13.10.2004 Hessen Pressemeldung Hessisches Ministerium für Kultus, Bildung und Chancen"Die Mathematik ist nicht nur das mechanische Anwenden von Regeln. Sie ist eine hochgradig kreative Tätigkeit, die spezifische Denkfertigkeiten, Methodenwissen und nicht zuletzt Erfahrung erfordert", sagte Wolff. Vom Wesen der Mathematik werde an deutschen Schulen, auch an hessischen, noch zu wenig vermittelt. Um diesen Mangel zügig abzustellen, setzt Wolff auf Programme wie SINUS und SINUS-Transfer zur Qualitätsverbesserung des mathematischen und naturwissenschaftlichen Unterrichts. Computer-Algebra-Systeme (CAS) und Dynamische Geometrie-Software (DGS) bieten ebenso Möglichkeiten, das Wesen der Mathematik in den Schulen erfahrbar zu machen. "Mit ihrem Einsatz können wir eine Leistungssteigerung in der mathematischen Bildung erreichen", ist die Ministerin überzeugt.
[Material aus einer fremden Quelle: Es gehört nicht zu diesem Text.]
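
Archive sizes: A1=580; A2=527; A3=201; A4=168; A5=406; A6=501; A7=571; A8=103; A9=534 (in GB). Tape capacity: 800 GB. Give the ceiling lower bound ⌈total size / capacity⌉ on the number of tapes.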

Die Regionaltagung wurde in Kooperation des Ministeriums mit dem Lehrerfortbildungsprojekt "Teachers Teaching with Technology" (T³) und dem Zentrum für Mathematik erstmals an drei Standorten in Hessen zeitgleich durchgeführt: In Melsungen an der Geschwister-Scholl-Schule eröffnete Prof. Dr. Rolf Biehler (Kassel) die Tagung mit dem Eingangsreferat "Darstellen und Interpretieren - Neue Medien und mathematische Arbeitsstile im Unterricht". In Wetzlar an der Werner-von-Siemens-Schule führte Prof. Dr. Wilfried Herget (Universität Halle) in die "Zentralen Ideen und neuen Werkzeuge im Mathematikunterricht" ein. An der TU Darmstadt informierte Frau Prof. Dr. Regina Bruder über "Mathematik verstehen, behalten und anwenden - Lerninhalte und Lehrmethoden in einem computergestützten Mathematikunterricht".
Die Veranstaltung wurde von den Mitgliedern der Fachkonferenzen Mathematik an hessischen Schulen besucht, die auch das vielfältige Angebot an Workshops nutzten. Unterstützung kam von der Firma Texas Instruments, die die Schulen einlud, an einem Projekt zur Erprobung von Graphikrechnern oder CAS mitzuwirken. Von den Schulen wird erwartet, die Geräte kontinuierlich im Unterricht zu nutzen, ihre Erfahrungen zu dokumentieren und zu präsentieren. Nach erfolgreichem Einsatz werden die Rechner dauerhaft an den Schulen verbleiben.